Malang,my first day in wonderful
August.
Alhamdulillah,
kata-kata pertama yang ingin terucap ketika mata kembali menatap hangatnya rona
indah ciptaan Robbul Izzati yang membuat terlena. Serasa jiwa tak ingin
terlepas dari janji kedamaian. Janji yang jelas dan pasti akan kebenarannya,janji
yang jelas siapa yang menjanjikannya, janji yang nyata dari beribu-ribu
peliknya maya. Pagi ini, dalam ku hirup ketenangannya tanpa ingin seorangpun
meniadakan. Jendela di losmen kecil pinggiran kota ini terbuka lebar, lebar
sekali. Sengaja aku lakukan untuk mengecilkan jarakku dengan bukti agung
ciptaanNya. Semerbak keharuman dan kesejukan entah darimana asalnya, mungkin
Tuhan pun sedang membuka jendela syurganya, sehingga serpihan sejuk dan
segarnya bisa aku rasa.
Separuh ramadhan
terlewat, bahkan hari kemenangan semakin dekat. Cepat sekali, pikirku. Baru kemarin
aku merindukannya. Baru kemarin aku menunggu-nunggu damai dalam harinya. Rahmat
dalam setiap waktunya,ampunan yang melimpah ruah, suasana sederhana tapi sebenarnya
megah. Kemenangan, bukan aku tak merindukannya. Hanya saja, bulan sebelumnya
begitu menyenangkan. Begitu menjanjikan.
Pagi ku di
hari kerja terakhir sebelum libur, libur sebelum lebaran kata orang. Lama sekali
aku menunggu hari ini. Sebenarnya lebih tepat menunggu hari setelah hari ini. Ah
tidak, bisa jadi aku menunggu apa yang akan aku lakukan di hari setelah hari
ini. Rasanya, rindu ini meruak di dalam dada. Menyisakan sesak yang tak bisa
aku tahu apa obatnya. Aku rindu, rindu sekali. Rindu akan suasana di sana. Tempat
dimana sebagian besar cerita masa kecilku tercipta. Tempat dimana seluruh
orang-orangnya selalu melindungiku dari sengat dunia. Tempat dimana dua sosok
hebat itu merangkulku hingga aku menjadi dewasa.
Hari ini, aku
menulis lagi. Sesuatu membuat jemariku kembali bergerak menuliskan sepenggal
cerita. Ini bukanlah sebuah hal yang pantas diberi perhatian lebih, ini hanya
serpihan cerita yang mungkin suatu hari nanti bisa aku baca ulang,dan berulang
kali. Hingga aku akan tersenyum sendiri mengingat apa yang aku tulis hari ini. Terima
kasih kamu, membuat aku ingin bercerita lagi. J
Kembali pada
hari ini, ya di hari ini. Hari ini, seperti biasa kuawali hari. Ramadhan disini
membuatku rindu, rindu kehangatan suasana masa kecilku. Perlahan folder cerita
ku terbuka,terpampang siluet-siluet merangkai indah sebuah cerita. Menyeruak kisah-kisah
manis nan lucu. Ah tidak tidak, tidak hanya itu. Banyak cerita duka terselip
sebenarnya. Hanya saja, aku ingin mengingat yang indah-indah saja. Hehehe. Usiaku
saat ini sudah 20 tahun. Ya kepala dua ya. Sudah tua dan berumur rupanya. Hehehe.

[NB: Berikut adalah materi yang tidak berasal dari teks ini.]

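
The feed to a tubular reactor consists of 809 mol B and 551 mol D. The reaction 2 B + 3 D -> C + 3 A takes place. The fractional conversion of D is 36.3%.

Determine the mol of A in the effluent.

D reacted = 0.363 × 551 = 200 mol; ν_D = −3, so ξ = 200/3 = 66.67 mol.
Outlet amounts (n = n₀ + ν ξ):
  B: 809 − 2(66.67) = 675.7
  D: 551 − 3(66.67) = 351
  C: 0 + 1(66.67) = 66.67
  A: 0 + 3(66.67) = 200

200 mol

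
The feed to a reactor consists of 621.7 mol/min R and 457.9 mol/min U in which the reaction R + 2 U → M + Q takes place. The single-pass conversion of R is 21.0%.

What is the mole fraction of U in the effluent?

R reacted = 0.21 × 621.7 = 130.6 mol/min; ν_R = −1, so ξ = 130.6/1 = 130.6 mol/min.
Outlet amounts (n = n₀ + ν ξ):
  R: 621.7 − 1(130.6) = 491.1
  U: 457.9 − 2(130.6) = 196.8
  M: 0 + 1(130.6) = 130.6
  Q: 0 + 1(130.6) = 130.6
Total out = 949 mol/min; y_U = 196.8 / 949 = 0.2074.

0.207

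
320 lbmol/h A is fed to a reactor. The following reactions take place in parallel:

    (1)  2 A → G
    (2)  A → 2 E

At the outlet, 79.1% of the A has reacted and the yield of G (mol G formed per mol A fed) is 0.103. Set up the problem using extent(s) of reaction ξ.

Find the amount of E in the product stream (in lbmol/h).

374 lbmol/h

Yield of G: 1ξ₁ / 320 = 0.103 → ξ₁ = 32.96 lbmol/h.
Conversion of A: 2ξ₁ + 1ξ₂ = 0.791 × 320 = 253.1 → ξ₂ = 187.2 lbmol/h.
Outlet amounts (n = n₀ + Σ ν·ξ):
  A: 320 − 2(32.96) − 1(187.2) = 66.88
  G: 0 + 1(32.96) = 32.96
  E: 0 + 2(187.2) = 374.4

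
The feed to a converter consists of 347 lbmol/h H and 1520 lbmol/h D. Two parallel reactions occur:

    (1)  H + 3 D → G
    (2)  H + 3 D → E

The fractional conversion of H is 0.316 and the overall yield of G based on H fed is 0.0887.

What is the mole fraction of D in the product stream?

0.774

Yield of G: 1ξ₁ / 347 = 0.0887 → ξ₁ = 30.78 lbmol/h.
Conversion of H: 1ξ₁ + 1ξ₂ = 0.316 × 347 = 109.7 → ξ₂ = 78.87 lbmol/h.
Outlet amounts (n = n₀ + Σ ν·ξ):
  H: 347 − 1(30.78) − 1(78.87) = 237.3
  D: 1520 − 3(30.78) − 3(78.87) = 1191
  G: 0 + 1(30.78) = 30.78
  E: 0 + 1(78.87) = 78.87
Total out = 1538 lbmol/h; y_D = 1191 / 1538 = 0.7744.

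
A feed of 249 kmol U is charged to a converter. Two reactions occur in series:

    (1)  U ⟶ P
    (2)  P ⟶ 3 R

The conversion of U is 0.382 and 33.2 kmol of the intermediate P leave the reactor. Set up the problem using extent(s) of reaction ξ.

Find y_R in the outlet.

Conversion of U: U consumed = 1ξ₁ = 0.382 × 249 → ξ₁ = 95.12 kmol.
P balance: n_P = 0 + 1ξ₁ − 1ξ₂ = 33.2 → ξ₂ = (1·95.12 − 33.2)/1 = 61.92 kmol.
Outlet amounts (n = n₀ + Σ ν·ξ):
  U: 249 − 1(95.12) = 153.9
  P: 0 + 1(95.12) − 1(61.92) = 33.2
  R: 0 + 3(61.92) = 185.8
Total out = 372.8 kmol; y_R = 185.8 / 372.8 = 0.4982.

0.498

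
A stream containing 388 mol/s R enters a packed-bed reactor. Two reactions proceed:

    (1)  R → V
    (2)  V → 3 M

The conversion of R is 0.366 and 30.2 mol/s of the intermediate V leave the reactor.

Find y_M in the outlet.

Conversion of R: R consumed = 1ξ₁ = 0.366 × 388 → ξ₁ = 142 mol/s.
V balance: n_V = 0 + 1ξ₁ − 1ξ₂ = 30.2 → ξ₂ = (1·142 − 30.2)/1 = 111.8 mol/s.
Outlet amounts (n = n₀ + Σ ν·ξ):
  R: 388 − 1(142) = 246
  V: 0 + 1(142) − 1(111.8) = 30.2
  M: 0 + 3(111.8) = 335.4
Total out = 611.6 mol/s; y_M = 335.4 / 611.6 = 0.5484.

0.548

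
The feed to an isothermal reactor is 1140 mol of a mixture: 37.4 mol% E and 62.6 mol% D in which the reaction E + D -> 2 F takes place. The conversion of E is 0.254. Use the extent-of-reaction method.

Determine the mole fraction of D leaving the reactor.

E reacted = 0.254 × 426.4 = 108.3 mol; ν_E = −1, so ξ = 108.3/1 = 108.3 mol.
Outlet amounts (n = n₀ + ν ξ):
  E: 426.4 − 1(108.3) = 318.1
  D: 713.6 − 1(108.3) = 605.3
  F: 0 + 2(108.3) = 216.6
Total out = 1140 mol; y_D = 605.3 / 1140 = 0.531.

0.531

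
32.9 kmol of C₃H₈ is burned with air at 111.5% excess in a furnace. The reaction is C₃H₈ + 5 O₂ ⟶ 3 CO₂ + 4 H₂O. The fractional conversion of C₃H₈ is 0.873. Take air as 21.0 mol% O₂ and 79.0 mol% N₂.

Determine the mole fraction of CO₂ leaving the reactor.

0.0501

Stoichiometric O₂ = 5 × 32.9 = 164.5 kmol; O₂ fed = 164.5 × 2.115 = 347.9 kmol.
N₂ fed = 347.9 × 79/21 = 1309 kmol.
Fuel reacted = 0.873 × 32.9 → ξ = 28.72 kmol.
Outlet (n = n₀ + ν ξ):
  C₃H₈: 32.9 − 1(28.72) = 4.178
  O₂: 347.9 − 5(28.72) = 204.3
  N₂: 1309 (inert)
  CO₂: 0 + 3(28.72) = 86.17
  H₂O: 0 + 4(28.72) = 114.9
Total out = 1718 kmol; y_CO₂ = 86.17 / 1718 = 0.05014.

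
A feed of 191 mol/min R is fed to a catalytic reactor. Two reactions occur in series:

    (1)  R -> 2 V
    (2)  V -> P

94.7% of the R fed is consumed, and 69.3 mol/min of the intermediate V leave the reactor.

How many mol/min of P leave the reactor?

Conversion of R: R consumed = 1ξ₁ = 0.947 × 191 → ξ₁ = 180.9 mol/min.
V balance: n_V = 0 + 2ξ₁ − 1ξ₂ = 69.3 → ξ₂ = (2·180.9 − 69.3)/1 = 292.5 mol/min.
Outlet amounts (n = n₀ + Σ ν·ξ):
  R: 191 − 1(180.9) = 10.12
  V: 0 + 2(180.9) − 1(292.5) = 69.3
  P: 0 + 1(292.5) = 292.5

292 mol/min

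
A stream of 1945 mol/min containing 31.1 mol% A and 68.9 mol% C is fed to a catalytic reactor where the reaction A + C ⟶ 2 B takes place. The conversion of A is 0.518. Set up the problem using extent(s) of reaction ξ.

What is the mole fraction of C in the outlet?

A reacted = 0.518 × 604.9 = 313.3 mol/min; ν_A = −1, so ξ = 313.3/1 = 313.3 mol/min.
Outlet amounts (n = n₀ + ν ξ):
  A: 604.9 − 1(313.3) = 291.6
  C: 1340 − 1(313.3) = 1027
  B: 0 + 2(313.3) = 626.7
Total out = 1945 mol/min; y_C = 1027 / 1945 = 0.5279.

0.528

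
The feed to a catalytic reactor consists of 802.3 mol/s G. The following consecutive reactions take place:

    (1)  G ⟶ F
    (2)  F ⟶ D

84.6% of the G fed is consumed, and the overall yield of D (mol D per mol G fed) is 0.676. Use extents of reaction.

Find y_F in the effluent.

Conversion of G: G consumed = 1ξ₁ = 0.846 × 802.3 → ξ₁ = 678.7 mol/s.
Yield of D: 1ξ₂ / 802.3 = 0.676 → ξ₂ = 542.4 mol/s.
Outlet amounts (n = n₀ + Σ ν·ξ):
  G: 802.3 − 1(678.7) = 123.6
  F: 0 + 1(678.7) − 1(542.4) = 136.4
  D: 0 + 1(542.4) = 542.4
Total out = 802.3 mol/s; y_F = 136.4 / 802.3 = 0.17.

0.17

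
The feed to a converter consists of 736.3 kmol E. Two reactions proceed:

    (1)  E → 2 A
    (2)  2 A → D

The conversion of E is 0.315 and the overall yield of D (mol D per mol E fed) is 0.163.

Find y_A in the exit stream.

0.264

Conversion of E: E consumed = 1ξ₁ = 0.315 × 736.3 → ξ₁ = 231.9 kmol.
Yield of D: 1ξ₂ / 736.3 = 0.163 → ξ₂ = 120 kmol.
Outlet amounts (n = n₀ + Σ ν·ξ):
  E: 736.3 − 1(231.9) = 504.4
  A: 0 + 2(231.9) − 2(120) = 223.8
  D: 0 + 1(120) = 120
Total out = 848.2 kmol; y_A = 223.8 / 848.2 = 0.2639.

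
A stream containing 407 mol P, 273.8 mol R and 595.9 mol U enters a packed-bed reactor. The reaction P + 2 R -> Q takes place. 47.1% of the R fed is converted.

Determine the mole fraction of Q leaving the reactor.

0.0562

R reacted = 0.471 × 273.8 = 129 mol; ν_R = −2, so ξ = 129/2 = 64.48 mol.
Outlet amounts (n = n₀ + ν ξ):
  P: 407 − 1(64.48) = 342.5
  R: 273.8 − 2(64.48) = 144.8
  Q: 0 + 1(64.48) = 64.48
  U: 595.9 (inert)
Total out = 1148 mol; y_Q = 64.48 / 1148 = 0.05618.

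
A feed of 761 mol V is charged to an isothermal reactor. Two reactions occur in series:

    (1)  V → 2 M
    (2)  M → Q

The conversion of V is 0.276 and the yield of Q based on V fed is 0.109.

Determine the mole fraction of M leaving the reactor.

Conversion of V: V consumed = 1ξ₁ = 0.276 × 761 → ξ₁ = 210 mol.
Yield of Q: 1ξ₂ / 761 = 0.109 → ξ₂ = 82.95 mol.
Outlet amounts (n = n₀ + Σ ν·ξ):
  V: 761 − 1(210) = 551
  M: 0 + 2(210) − 1(82.95) = 337.1
  Q: 0 + 1(82.95) = 82.95
Total out = 971 mol; y_M = 337.1 / 971 = 0.3472.

0.347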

Di usia ku saat ini, aku semakin sadar. Ternyata aku bukan lagi peri kacil
ayahku, bukan lagi gadis mungil yang manja. Bukan lagi menjadi gadis kecil yang
merengek minta ini itu. Aku sudah besar rupanya, ah tapi belum cukup dewasa
sepertinya. Rasanya masih ingin aku bermanja-manja, rasanya baru kemarin ayah
menggendongku di punggungnya. Menaruh aku di atas punggungnya ketika beliau berenang
di sungai karena aku takut dan tak bisa berenang. Ah, rasanya baru kemarin aku
di gandeng ibuku kepasar,rasanya baru kemarin aku merengek dan menangis meminta
gula-gula kapas. Ah, semua terasa baru kemarin. Kemarin sekali.
Tapi lihatlah
aku sekarang, semua sudah berubah. Berubah sekali. Sekarang aku sudah terbiasa
hidup sendiri di kota rantau. Dulu, ibu masih membangunkanku dan memasak untukku
ketika sahur, dulu ibu selalu menyiapkan air hangat saat aku mau mandi, dulu
ibu selalu menyisir rambutku. Tapi semua itu dulu. Sekarang, aku disini hidup
sendiri. Mengurus segala keperluanku sendiri. Bangun dan memasak sahur untuk
aku makan sendiri. Senang awalnya, aku bisa melakukan apapun yang ingin aku
lakukan sendiri. Bahagia memang. Tapi ternyata sepi. Tidak ada lagi gelak tawa
saat berbuka. Tidak ada lagi ribut-ribut saat sahur tiba. Ah, semua itu
benar-benar membuatku rindu. Rindu sekali.
“Goodbye July, hello August"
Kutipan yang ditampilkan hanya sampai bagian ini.